Nos colmó de lágrimas el gesto del Atlético Nacional de cederles el título de la Copa Sudamericana 2016, o vislumbrar cómo los clubes brasileños se unían para solicitar que el Chape no descendiera por tres años y cederles a préstamo a algunos de sus jugadores. Nos llenó de emoción ver, por ejemplo, un Estadio Monumental de Colo-Colo respetando el dolor, alzando al cielo miles de globos verdes mientras Tito Beltrán cantaba el Ave María de Schubert, además de felicitar a la Garra Blanca, que guardó una compostura envidiable, callándoles la boca a quienes ya señalaban faltas de respeto por parte de ellos. Nos llenó de admiración ver las calles de una ciudad colombiana como Medellín, despidiendo a los mártires chapecós, y nos hizo derramar lágrimas contemplar una ciudad completa volcada en un pequeño estadio, soportando la inclemente lluvia que caía como las lágrimas de los ángeles desde el cielo, dándole el último adiós a sus ídolos, como si fueran sus propios hijos, sus hermanos o sus familiares más queridos.

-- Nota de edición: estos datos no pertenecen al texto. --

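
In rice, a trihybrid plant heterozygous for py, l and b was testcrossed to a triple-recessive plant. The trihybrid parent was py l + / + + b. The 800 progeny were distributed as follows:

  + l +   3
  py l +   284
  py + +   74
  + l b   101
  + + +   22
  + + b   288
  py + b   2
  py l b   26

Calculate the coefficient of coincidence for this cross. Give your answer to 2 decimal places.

The two rarest classes, + l + and py + b, are the double crossovers. Comparing them with the parentals, only the py allele has switched, so py is the middle locus and the order is b – py – l.
b–py: (48 + 5)/800 = 0.0663; py–l: (175 + 5)/800 = 0.2250.
Expected DCO frequency = 0.0663 × 0.2250 ≈ 0.01492; observed = 5/800 ≈ 0.00625.
Coefficient of coincidence = 0.00625/0.01492 ≈ 0.42.

0.42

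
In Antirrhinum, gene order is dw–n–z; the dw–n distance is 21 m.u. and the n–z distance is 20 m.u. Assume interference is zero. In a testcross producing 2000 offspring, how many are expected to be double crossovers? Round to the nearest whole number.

84

Map distances give recombination frequencies of 0.210 and 0.200 for the two intervals.
With no interference, expected double-crossover frequency = 0.210 × 0.200 = 0.04200.
Expected number = 0.04200 × 2000 = 84.00 ≈ 84.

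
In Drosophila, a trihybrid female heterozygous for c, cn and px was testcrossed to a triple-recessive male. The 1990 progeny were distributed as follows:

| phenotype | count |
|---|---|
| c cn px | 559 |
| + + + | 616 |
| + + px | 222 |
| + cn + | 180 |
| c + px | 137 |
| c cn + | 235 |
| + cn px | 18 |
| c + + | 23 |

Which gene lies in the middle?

The two most frequent reciprocal classes, c cn px and + + +, are the parental types, so the F1 was c cn px / + + +.
The two rarest classes, + cn px and c + +, are the double crossovers. Comparing them with the parentals, only the c allele has switched, so c is the middle locus and the order is cn – c – px.

c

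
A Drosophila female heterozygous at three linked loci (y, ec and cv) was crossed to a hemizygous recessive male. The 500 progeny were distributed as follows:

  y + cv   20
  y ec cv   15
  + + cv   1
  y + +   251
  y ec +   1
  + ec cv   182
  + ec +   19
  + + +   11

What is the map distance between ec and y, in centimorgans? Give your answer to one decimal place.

The two most frequent reciprocal classes, + ec cv and y + +, are the parental types, so the F1 was + ec cv / y + +.
The two rarest classes, + + cv and y ec +, are the double crossovers. Comparing them with the parentals, only the ec allele has switched, so ec is the middle locus and the order is cv – ec – y.
Crossovers in the ec–y interval produce the single-crossover classes y ec cv and + + + (15 + 11 = 26) plus the double crossovers (2).
RF(ec–y) = (26 + 2) / 500 = 28/500 = 0.0560 → 5.6 centimorgans.

5.6 centimorgans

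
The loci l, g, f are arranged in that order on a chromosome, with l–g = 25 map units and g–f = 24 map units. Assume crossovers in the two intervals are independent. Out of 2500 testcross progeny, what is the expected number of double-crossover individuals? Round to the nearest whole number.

150

Map distances give recombination frequencies of 0.250 and 0.240 for the two intervals.
With no interference, expected double-crossover frequency = 0.250 × 0.240 = 0.06000.
Expected number = 0.06000 × 2500 = 150.00 ≈ 150.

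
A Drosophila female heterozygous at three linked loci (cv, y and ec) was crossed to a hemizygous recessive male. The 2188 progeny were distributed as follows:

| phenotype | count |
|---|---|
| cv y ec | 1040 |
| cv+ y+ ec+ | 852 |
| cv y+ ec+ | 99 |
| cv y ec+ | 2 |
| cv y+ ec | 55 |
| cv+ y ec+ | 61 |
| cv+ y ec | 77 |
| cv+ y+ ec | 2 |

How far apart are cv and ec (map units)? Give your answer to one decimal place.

The two most frequent reciprocal classes, cv+ y+ ec+ and cv y ec, are the parental types, so the F1 was cv+ y+ ec+ / cv y ec.
The two rarest classes, cv+ y+ ec and cv y ec+, are the double crossovers. Comparing them with the parentals, only the ec allele has switched, so ec is the middle locus and the order is y – ec – cv.
Crossovers in the ec–cv interval produce the single-crossover classes cv y+ ec+ and cv+ y ec (99 + 77 = 176) plus the double crossovers (4).
RF(ec–cv) = (176 + 4) / 2188 = 180/2188 = 0.0823 → 8.2 map units.

8.2 map units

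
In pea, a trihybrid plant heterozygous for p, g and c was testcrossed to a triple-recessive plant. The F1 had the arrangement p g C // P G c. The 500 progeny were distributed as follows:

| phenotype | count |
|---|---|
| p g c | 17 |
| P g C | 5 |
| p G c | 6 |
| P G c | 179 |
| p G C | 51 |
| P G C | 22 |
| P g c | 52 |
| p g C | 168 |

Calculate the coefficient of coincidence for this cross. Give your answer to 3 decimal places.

The two rarest classes, P g C and p G c, are the double crossovers. Comparing them with the parentals, only the p allele has switched, so p is the middle locus and the order is c – p – g.
c–p: (39 + 11)/500 = 0.1000; p–g: (103 + 11)/500 = 0.2280.
Expected DCO frequency = 0.1000 × 0.2280 ≈ 0.02280; observed = 11/500 ≈ 0.02200.
Coefficient of coincidence = 0.02200/0.02280 ≈ 0.965.

0.965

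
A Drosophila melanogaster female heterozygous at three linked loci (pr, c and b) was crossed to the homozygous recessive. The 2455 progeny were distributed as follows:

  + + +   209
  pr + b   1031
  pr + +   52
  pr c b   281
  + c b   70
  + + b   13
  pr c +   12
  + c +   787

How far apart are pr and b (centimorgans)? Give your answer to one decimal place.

6.0 centimorgans

The two most frequent reciprocal classes, pr + b and + c +, are the parental types, so the F1 was pr + b / + c +.
The two rarest classes, + + b and pr c +, are the double crossovers. Comparing them with the parentals, only the pr allele has switched, so pr is the middle locus and the order is b – pr – c.
Crossovers in the b–pr interval produce the single-crossover classes pr + + and + c b (52 + 70 = 122) plus the double crossovers (25).
RF(b–pr) = (122 + 25) / 2455 = 147/2455 = 0.0599 → 6.0 centimorgans.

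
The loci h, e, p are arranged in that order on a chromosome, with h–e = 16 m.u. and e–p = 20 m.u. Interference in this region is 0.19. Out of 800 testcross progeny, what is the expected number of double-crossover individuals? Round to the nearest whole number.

21

Map distances give recombination frequencies of 0.160 and 0.200 for the two intervals.
With interference 0.19 (so coincidence = 0.81), expected double-crossover frequency = 0.160 × 0.200 × 0.81 = 0.02592.
Expected number = 0.02592 × 800 = 20.74 ≈ 21.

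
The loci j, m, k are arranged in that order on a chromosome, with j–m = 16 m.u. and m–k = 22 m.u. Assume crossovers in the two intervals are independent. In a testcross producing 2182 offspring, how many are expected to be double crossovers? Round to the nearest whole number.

77

Map distances give recombination frequencies of 0.160 and 0.220 for the two intervals.
With no interference, expected double-crossover frequency = 0.160 × 0.220 = 0.03520.
Expected number = 0.03520 × 2182 = 76.81 ≈ 77.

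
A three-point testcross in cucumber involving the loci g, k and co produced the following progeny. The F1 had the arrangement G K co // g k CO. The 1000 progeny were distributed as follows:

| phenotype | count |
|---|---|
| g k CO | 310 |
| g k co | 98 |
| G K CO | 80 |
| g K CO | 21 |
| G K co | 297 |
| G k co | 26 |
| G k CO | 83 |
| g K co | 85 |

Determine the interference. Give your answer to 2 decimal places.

The two rarest classes, G k co and g K CO, are the double crossovers. Comparing them with the parentals, only the k allele has switched, so k is the middle locus and the order is co – k – g.
co–k: (178 + 47)/1000 = 0.2250; k–g: (168 + 47)/1000 = 0.2150.
Expected DCO frequency = 0.2250 × 0.2150 ≈ 0.04838; observed = 47/1000 ≈ 0.04700.
Coefficient of coincidence = 0.04700/0.04838 ≈ 0.97; interference = 1 − 0.97 = 0.03.

0.03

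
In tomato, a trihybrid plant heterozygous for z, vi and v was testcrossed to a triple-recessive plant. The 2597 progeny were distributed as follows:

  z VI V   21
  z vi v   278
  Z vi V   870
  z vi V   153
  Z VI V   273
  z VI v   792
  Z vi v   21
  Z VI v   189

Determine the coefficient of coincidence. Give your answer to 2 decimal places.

The two most frequent reciprocal classes, z VI v and Z vi V, are the parental types, so the F1 was z VI v / Z vi V.
The two rarest classes, z VI V and Z vi v, are the double crossovers. Comparing them with the parentals, only the v allele has switched, so v is the middle locus and the order is z – v – vi.
z–v: (342 + 42)/2597 = 0.1479; v–vi: (551 + 42)/2597 = 0.2283.
Expected DCO frequency = 0.1479 × 0.2283 ≈ 0.03377; observed = 42/2597 ≈ 0.01617.
Coefficient of coincidence = 0.01617/0.03377 ≈ 0.48.

0.48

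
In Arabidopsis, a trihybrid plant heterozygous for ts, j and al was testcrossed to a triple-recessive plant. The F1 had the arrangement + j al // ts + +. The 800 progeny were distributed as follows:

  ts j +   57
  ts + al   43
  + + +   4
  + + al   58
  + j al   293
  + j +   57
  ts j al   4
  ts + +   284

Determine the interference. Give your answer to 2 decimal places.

0.52

The two rarest classes, ts j al and + + +, are the double crossovers. Comparing them with the parentals, only the ts allele has switched, so ts is the middle locus and the order is j – ts – al.
j–ts: (115 + 8)/800 = 0.1537; ts–al: (100 + 8)/800 = 0.1350.
Expected DCO frequency = 0.1537 × 0.1350 ≈ 0.02075; observed = 8/800 ≈ 0.01000.
Coefficient of coincidence = 0.01000/0.02075 ≈ 0.48; interference = 1 − 0.48 = 0.52.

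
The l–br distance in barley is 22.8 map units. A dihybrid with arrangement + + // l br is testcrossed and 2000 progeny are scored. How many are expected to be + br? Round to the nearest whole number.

228

A map distance of 22.8 map units corresponds to a recombination frequency of 0.228.
The F1 is + + / l br, so + br is a recombinant gamete class with expected frequency r/2 = 0.228/2 = 0.1140.
Expected number = 0.1140 × 2000 = 228.00 ≈ 228.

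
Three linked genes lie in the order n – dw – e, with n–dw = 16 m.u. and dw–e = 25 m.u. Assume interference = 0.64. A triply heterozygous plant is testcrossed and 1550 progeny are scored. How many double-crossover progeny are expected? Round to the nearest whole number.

Map distances give recombination frequencies of 0.160 and 0.250 for the two intervals.
With interference 0.64 (so coincidence = 0.36), expected double-crossover frequency = 0.160 × 0.250 × 0.36 = 0.01440.
Expected number = 0.01440 × 1550 = 22.32 ≈ 22.

22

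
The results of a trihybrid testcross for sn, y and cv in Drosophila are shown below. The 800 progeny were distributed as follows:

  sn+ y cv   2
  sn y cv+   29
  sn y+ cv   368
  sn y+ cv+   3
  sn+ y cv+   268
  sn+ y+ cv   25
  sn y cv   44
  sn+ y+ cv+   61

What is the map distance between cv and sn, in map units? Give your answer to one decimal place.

The two most frequent reciprocal classes, sn+ y cv+ and sn y+ cv, are the parental types, so the F1 was sn+ y cv+ / sn y+ cv.
The two rarest classes, sn+ y cv and sn y+ cv+, are the double crossovers. Comparing them with the parentals, only the cv allele has switched, so cv is the middle locus and the order is sn – cv – y.
Crossovers in the sn–cv interval produce the single-crossover classes sn y cv+ and sn+ y+ cv (29 + 25 = 54) plus the double crossovers (5).
RF(sn–cv) = (54 + 5) / 800 = 59/800 = 0.0737 → 7.4 map units.

7.4 map units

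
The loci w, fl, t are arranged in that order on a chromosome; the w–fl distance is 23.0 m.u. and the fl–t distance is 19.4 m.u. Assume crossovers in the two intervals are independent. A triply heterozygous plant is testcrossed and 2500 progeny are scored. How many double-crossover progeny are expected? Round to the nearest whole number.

Map distances give recombination frequencies of 0.230 and 0.194 for the two intervals.
With no interference, expected double-crossover frequency = 0.230 × 0.194 = 0.04462.
Expected number = 0.04462 × 2500 = 111.55 ≈ 112.

112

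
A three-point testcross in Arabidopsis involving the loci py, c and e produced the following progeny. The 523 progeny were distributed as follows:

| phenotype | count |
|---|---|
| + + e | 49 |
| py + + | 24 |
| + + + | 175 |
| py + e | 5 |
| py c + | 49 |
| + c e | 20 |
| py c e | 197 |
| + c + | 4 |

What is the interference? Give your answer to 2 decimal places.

0.17

The two most frequent reciprocal classes, + + + and py c e, are the parental types, so the F1 was + + + / py c e.
The two rarest classes, + c + and py + e, are the double crossovers. Comparing them with the parentals, only the c allele has switched, so c is the middle locus and the order is e – c – py.
e–c: (98 + 9)/523 = 0.2046; c–py: (44 + 9)/523 = 0.1013.
Expected DCO frequency = 0.2046 × 0.1013 ≈ 0.02073; observed = 9/523 ≈ 0.01721.
Coefficient of coincidence = 0.01721/0.02073 ≈ 0.83; interference = 1 − 0.83 = 0.17.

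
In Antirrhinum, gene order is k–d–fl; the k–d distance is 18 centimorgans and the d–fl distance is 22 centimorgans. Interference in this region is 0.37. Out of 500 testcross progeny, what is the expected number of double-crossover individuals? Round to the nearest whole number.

Map distances give recombination frequencies of 0.180 and 0.220 for the two intervals.
With interference 0.37 (so coincidence = 0.63), expected double-crossover frequency = 0.180 × 0.220 × 0.63 = 0.02495.
Expected number = 0.02495 × 500 = 12.47 ≈ 12.

12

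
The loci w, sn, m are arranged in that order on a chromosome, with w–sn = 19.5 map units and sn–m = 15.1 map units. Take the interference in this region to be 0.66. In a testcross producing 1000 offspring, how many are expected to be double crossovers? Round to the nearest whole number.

10

Map distances give recombination frequencies of 0.195 and 0.151 for the two intervals.
With interference 0.66 (so coincidence = 0.34), expected double-crossover frequency = 0.195 × 0.151 × 0.34 = 0.01001.
Expected number = 0.01001 × 1000 = 10.01 ≈ 10.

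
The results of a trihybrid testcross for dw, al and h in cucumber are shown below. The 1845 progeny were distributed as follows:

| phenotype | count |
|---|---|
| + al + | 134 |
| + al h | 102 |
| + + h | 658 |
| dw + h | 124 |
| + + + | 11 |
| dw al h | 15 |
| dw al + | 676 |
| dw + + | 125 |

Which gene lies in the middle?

h

The two most frequent reciprocal classes, dw al + and + + h, are the parental types, so the F1 was dw al + / + + h.
The two rarest classes, dw al h and + + +, are the double crossovers. Comparing them with the parentals, only the h allele has switched, so h is the middle locus and the order is al – h – dw.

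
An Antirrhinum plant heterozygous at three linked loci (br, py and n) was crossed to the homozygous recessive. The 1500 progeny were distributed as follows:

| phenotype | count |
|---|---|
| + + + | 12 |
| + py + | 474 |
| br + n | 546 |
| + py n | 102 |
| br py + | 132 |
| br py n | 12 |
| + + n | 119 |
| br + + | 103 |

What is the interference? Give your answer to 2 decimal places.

0.43

The two most frequent reciprocal classes, br + n and + py +, are the parental types, so the F1 was br + n / + py +.
The two rarest classes, br py n and + + +, are the double crossovers. Comparing them with the parentals, only the py allele has switched, so py is the middle locus and the order is br – py – n.
br–py: (251 + 24)/1500 = 0.1833; py–n: (205 + 24)/1500 = 0.1527.
Expected DCO frequency = 0.1833 × 0.1527 ≈ 0.02799; observed = 24/1500 ≈ 0.01600.
Coefficient of coincidence = 0.01600/0.02799 ≈ 0.57; interference = 1 − 0.57 = 0.43.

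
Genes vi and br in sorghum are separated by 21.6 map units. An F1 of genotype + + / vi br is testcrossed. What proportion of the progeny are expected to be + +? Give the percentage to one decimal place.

39.2%

A map distance of 21.6 map units corresponds to a recombination frequency of 0.216.
The F1 is + + / vi br, so + + is a parental gamete class with expected frequency (1 − r)/2 = 0.784/2 = 0.3920.
That is 0.3920 = 39.2% of the progeny.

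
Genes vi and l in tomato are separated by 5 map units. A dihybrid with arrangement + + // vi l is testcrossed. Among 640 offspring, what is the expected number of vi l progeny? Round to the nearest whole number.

A map distance of 5 map units corresponds to a recombination frequency of 0.050.
The F1 is + + / vi l, so vi l is a parental gamete class with expected frequency (1 − r)/2 = 0.950/2 = 0.4750.
Expected number = 0.4750 × 640 = 304.00 ≈ 304.

304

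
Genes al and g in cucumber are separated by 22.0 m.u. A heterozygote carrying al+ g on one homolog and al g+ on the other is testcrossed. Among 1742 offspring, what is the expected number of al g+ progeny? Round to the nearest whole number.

679

A map distance of 22.0 m.u. corresponds to a recombination frequency of 0.220.
The F1 is al+ g / al g+, so al g+ is a parental gamete class with expected frequency (1 − r)/2 = 0.780/2 = 0.3900.
Expected number = 0.3900 × 1742 = 679.38 ≈ 679.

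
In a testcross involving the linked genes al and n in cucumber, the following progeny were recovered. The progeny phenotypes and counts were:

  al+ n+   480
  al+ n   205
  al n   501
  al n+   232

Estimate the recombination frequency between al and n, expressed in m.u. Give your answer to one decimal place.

30.8 m.u.

The two most frequent classes, al+ n+ (480) and al n (501), are the parental types, so the F1 was al+ n+ / al n.
The recombinant classes are al+ n and al n+: 205 + 232 = 437.
Recombination frequency = 437/1418 = 0.3082 ≈ 30.8%, i.e. 30.8 m.u.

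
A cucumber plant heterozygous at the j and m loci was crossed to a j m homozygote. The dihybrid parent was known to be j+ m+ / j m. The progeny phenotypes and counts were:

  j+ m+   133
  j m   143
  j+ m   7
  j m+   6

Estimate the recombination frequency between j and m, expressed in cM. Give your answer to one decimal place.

The recombinant classes are j+ m and j m+: 7 + 6 = 13.
Recombination frequency = 13/289 = 0.0450 ≈ 4.5%, i.e. 4.5 cM.

4.5 cM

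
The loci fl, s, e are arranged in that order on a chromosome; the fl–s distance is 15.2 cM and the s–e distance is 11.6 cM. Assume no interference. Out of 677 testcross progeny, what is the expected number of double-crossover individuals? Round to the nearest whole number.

Map distances give recombination frequencies of 0.152 and 0.116 for the two intervals.
With no interference, expected double-crossover frequency = 0.152 × 0.116 = 0.01763.
Expected number = 0.01763 × 677 = 11.94 ≈ 12.

12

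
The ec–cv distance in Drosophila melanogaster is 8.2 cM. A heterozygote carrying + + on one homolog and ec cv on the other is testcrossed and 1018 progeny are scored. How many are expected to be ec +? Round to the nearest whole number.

42

A map distance of 8.2 cM corresponds to a recombination frequency of 0.082.
The F1 is + + / ec cv, so ec + is a recombinant gamete class with expected frequency r/2 = 0.082/2 = 0.0410.
Expected number = 0.0410 × 1018 = 41.74 ≈ 42.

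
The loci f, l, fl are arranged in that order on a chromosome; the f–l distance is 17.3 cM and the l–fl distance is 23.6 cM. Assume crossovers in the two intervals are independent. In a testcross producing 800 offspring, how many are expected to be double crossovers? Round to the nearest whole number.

33

Map distances give recombination frequencies of 0.173 and 0.236 for the two intervals.
With no interference, expected double-crossover frequency = 0.173 × 0.236 = 0.04083.
Expected number = 0.04083 × 800 = 32.66 ≈ 33.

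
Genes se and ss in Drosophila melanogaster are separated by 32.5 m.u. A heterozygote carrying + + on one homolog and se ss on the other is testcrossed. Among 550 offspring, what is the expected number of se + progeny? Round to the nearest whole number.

A map distance of 32.5 m.u. corresponds to a recombination frequency of 0.325.
The F1 is + + / se ss, so se + is a recombinant gamete class with expected frequency r/2 = 0.325/2 = 0.1625.
Expected number = 0.1625 × 550 = 89.38 ≈ 89.

89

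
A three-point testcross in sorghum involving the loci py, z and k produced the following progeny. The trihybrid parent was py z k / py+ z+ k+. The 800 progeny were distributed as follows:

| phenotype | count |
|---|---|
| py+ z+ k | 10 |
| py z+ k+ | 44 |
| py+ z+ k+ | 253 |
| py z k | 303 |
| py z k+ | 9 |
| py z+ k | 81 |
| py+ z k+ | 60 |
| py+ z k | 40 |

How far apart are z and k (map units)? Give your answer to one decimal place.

20.0 map units

The two rarest classes, py z k+ and py+ z+ k, are the double crossovers. Comparing them with the parentals, only the k allele has switched, so k is the middle locus and the order is py – k – z.
Crossovers in the k–z interval produce the single-crossover classes py z+ k and py+ z k+ (81 + 60 = 141) plus the double crossovers (19).
RF(k–z) = (141 + 19) / 800 = 160/800 = 0.2000 → 20.0 map units.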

Me siento orgulloso de haberme hecho cargo de la cobertura de todo lo relacionado con la tragedia del Chapecoense en estos últimos tres días. Porque esta tragedia también es mía, porque me nacionalicé brasileño y porque fui muy feliz cuando moré por dos años en sus tierras. Porque soy un agradecido del pueblo brasileño y de su alegre gente. Mi tarea fue llena de amor, de admiración y fue una humilde muestra de respeto a una institución pequeña que quiso ser grande, y que fue víctima del destino, cuando éste quiso jugar a los dados.

Voem alto, queridos jogadores, ídolos, mártires do Chapecó. Nossa tarea e nem esquecer seu legado. Pequenhos, humildes, mais com moita sede da gloria, vitoria e grandeza…

Não há grandeza sem humildade. Não há vitória sem esforço. Não há milagre sem fé e não fé sem Deus. Adeus aos guerreiros da Chapecoense.

N.de la R.: Al momento de publicar esta columna, el Club Atlético Chapecoense era declarado Campeón de la Copa Sudamericana 2016.